Read next: Bank of Canada makes latest rate announcement

Of course, there’s also the fact that any interest rate changes in 2022 are likely to be modest hikes, with the Bank wary of introducing increases that are so drastic or sudden as to potentially derail the Canadian economy.

“I think any time you have modest increases versus something that is too aggressive or overwhelming, it’s much easier for consumers to adjust to that,” Lee pointed out. “If they hike rates too aggressively, that can cause default for a lot of consumers – not just for mortgages.”

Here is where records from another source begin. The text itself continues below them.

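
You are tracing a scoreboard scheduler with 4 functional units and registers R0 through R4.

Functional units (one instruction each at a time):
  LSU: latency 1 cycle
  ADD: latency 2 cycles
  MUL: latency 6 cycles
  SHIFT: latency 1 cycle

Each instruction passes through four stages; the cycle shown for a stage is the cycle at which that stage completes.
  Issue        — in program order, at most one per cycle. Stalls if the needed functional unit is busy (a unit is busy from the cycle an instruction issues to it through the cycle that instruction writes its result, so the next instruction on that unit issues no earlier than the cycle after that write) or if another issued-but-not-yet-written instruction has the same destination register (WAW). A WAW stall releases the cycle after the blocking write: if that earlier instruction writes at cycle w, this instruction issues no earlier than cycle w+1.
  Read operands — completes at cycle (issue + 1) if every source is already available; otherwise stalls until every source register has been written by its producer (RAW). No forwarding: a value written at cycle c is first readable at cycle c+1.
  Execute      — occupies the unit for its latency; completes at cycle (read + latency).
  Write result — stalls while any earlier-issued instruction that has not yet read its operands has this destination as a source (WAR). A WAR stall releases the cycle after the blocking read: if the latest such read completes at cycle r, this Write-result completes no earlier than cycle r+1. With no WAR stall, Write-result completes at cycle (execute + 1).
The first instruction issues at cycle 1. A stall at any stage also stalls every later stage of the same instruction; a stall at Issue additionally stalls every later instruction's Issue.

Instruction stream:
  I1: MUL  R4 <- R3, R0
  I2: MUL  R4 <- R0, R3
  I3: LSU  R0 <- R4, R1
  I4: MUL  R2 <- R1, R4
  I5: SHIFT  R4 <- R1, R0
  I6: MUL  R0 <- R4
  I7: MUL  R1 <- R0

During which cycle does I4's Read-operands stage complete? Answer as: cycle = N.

c1: I1 dispatched to MUL
c2: I1 operands ready
c8: I1 complete
c9: R4←I1
c10: I2 dispatched to MUL
c11: I2 operands ready; I3 dispatched to LSU
c17: I2 complete
c18: R4←I2
c19: I3 operands ready; I4 dispatched to MUL
c20: I3 complete; I4 operands ready; I5 dispatched to SHIFT
c21: R0←I3
c22: I5 operands ready
c23: I5 complete
c24: R4←I5
c26: I4 complete
c27: R2←I4
c28: I6 dispatched to MUL
c29: I6 operands ready
c35: I6 complete
c36: R0←I6
c37: I7 dispatched to MUL
c38: I7 operands ready
c44: I7 complete
c45: R1←I7

cycle = 20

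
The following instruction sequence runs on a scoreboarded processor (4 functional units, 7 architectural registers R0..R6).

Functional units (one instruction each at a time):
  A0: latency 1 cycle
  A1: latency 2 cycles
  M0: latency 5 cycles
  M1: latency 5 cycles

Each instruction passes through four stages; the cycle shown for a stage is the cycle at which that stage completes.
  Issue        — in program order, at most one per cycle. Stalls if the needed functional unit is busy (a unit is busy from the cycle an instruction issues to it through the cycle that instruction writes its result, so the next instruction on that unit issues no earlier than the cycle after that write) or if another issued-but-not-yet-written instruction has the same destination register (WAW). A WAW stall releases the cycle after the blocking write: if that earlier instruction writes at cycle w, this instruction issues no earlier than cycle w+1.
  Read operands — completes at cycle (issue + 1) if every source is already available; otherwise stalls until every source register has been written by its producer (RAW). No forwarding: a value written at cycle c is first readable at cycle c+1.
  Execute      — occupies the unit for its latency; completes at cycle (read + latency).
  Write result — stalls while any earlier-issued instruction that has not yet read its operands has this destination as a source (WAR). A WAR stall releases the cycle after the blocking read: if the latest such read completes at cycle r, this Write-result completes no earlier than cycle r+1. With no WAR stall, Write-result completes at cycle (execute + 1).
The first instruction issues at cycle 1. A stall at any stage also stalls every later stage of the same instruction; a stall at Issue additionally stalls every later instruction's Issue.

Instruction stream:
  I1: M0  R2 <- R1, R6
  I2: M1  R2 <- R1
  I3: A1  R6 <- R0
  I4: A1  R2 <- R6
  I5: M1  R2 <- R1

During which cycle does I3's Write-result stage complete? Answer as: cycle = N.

[1] I1 dispatched to M0
[2] I1 operands ready
[7] I1 complete
[8] R2←I1
[9] I2 dispatched to M1
[10] I2 operands ready · I3 dispatched to A1
[11] I3 operands ready
[13] I3 complete
[14] R6←I3
[15] I2 complete
[16] R2←I2
[17] I4 dispatched to A1
[18] I4 operands ready
[20] I4 complete
[21] R2←I4
[22] I5 dispatched to M1
[23] I5 operands ready
[28] I5 complete
[29] R2←I5

cycle = 14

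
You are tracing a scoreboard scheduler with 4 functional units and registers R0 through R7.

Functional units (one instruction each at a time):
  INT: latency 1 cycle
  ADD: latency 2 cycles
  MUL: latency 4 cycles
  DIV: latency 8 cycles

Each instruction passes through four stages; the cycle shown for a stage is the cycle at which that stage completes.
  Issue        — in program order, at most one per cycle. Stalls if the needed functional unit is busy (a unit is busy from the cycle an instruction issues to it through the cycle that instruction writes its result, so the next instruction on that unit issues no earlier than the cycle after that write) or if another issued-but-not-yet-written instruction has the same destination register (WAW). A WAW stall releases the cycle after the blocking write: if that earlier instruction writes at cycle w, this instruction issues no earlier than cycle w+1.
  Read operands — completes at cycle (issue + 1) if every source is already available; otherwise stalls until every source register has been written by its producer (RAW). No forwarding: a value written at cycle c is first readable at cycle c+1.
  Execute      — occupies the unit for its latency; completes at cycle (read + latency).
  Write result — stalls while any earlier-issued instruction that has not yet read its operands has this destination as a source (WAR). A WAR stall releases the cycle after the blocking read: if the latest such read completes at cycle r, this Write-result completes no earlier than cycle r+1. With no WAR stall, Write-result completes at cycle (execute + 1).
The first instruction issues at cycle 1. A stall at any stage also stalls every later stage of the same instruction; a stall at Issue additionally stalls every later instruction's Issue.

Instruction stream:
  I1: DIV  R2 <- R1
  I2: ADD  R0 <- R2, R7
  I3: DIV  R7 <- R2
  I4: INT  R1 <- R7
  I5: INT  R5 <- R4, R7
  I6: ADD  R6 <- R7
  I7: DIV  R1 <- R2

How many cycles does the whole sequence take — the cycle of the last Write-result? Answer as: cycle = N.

cycle = 38

t=1  I1→DIV
t=2  I1 RO; I2→ADD
t=10  I1 EX
t=11  I1 WR R2
t=12  I2 RO; I3→DIV
t=13  I3 RO; I4→INT
t=14  I2 EX
t=15  I2 WR R0
t=21  I3 EX
t=22  I3 WR R7
t=23  I4 RO
t=24  I4 EX
t=25  I4 WR R1
t=26  I5→INT
t=27  I5 RO; I6→ADD
t=28  I5 EX; I6 RO; I7→DIV
t=29  I5 WR R5; I7 RO
t=30  I6 EX
t=31  I6 WR R6
t=37  I7 EX
t=38  I7 WR R1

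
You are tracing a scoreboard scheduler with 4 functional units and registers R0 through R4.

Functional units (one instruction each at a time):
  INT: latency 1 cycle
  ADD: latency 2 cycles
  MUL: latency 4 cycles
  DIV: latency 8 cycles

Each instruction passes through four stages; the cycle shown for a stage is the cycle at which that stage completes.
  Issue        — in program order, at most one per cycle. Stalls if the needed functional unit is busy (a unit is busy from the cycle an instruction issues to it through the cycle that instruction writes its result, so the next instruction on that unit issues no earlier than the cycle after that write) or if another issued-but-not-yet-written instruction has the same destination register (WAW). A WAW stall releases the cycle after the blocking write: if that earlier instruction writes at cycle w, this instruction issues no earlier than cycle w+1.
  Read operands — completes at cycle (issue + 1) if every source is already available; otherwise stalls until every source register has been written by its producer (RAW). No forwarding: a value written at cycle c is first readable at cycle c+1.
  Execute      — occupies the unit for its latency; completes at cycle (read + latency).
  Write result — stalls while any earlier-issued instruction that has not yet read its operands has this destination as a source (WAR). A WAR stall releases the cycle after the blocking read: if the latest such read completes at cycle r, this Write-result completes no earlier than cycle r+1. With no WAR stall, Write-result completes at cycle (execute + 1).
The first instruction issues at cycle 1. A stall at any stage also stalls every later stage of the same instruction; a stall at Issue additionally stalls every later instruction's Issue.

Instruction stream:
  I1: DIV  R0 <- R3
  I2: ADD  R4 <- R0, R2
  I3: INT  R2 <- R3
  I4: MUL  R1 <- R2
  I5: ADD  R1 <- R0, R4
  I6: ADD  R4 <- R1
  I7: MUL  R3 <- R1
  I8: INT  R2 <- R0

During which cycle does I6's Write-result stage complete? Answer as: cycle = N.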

With that in mind, the question of whether customers will gravitate more towards fixed or variable rate options is one that’s likely to remain prominent throughout 2022. Lee said that while both had their advantages, the choice ultimately depended on the personal preference of the client and their appetite to embrace risk.

“Fixed rate mortgages are still at historic lows and give you a kind of peace of mind locking in for a number of years, knowing that your payments are fixed and that you can sleep at night without having to worry about anything,” he said.

“With variable rates, there’s a very compelling case, since there’s a huge discount between the fixed and variable. Historically, variable rates have outperformed fixed probably over 70% of the time. [However,] what I tell my clients is that it’s a personal decision. It’s important to understand the person’s individual situation.”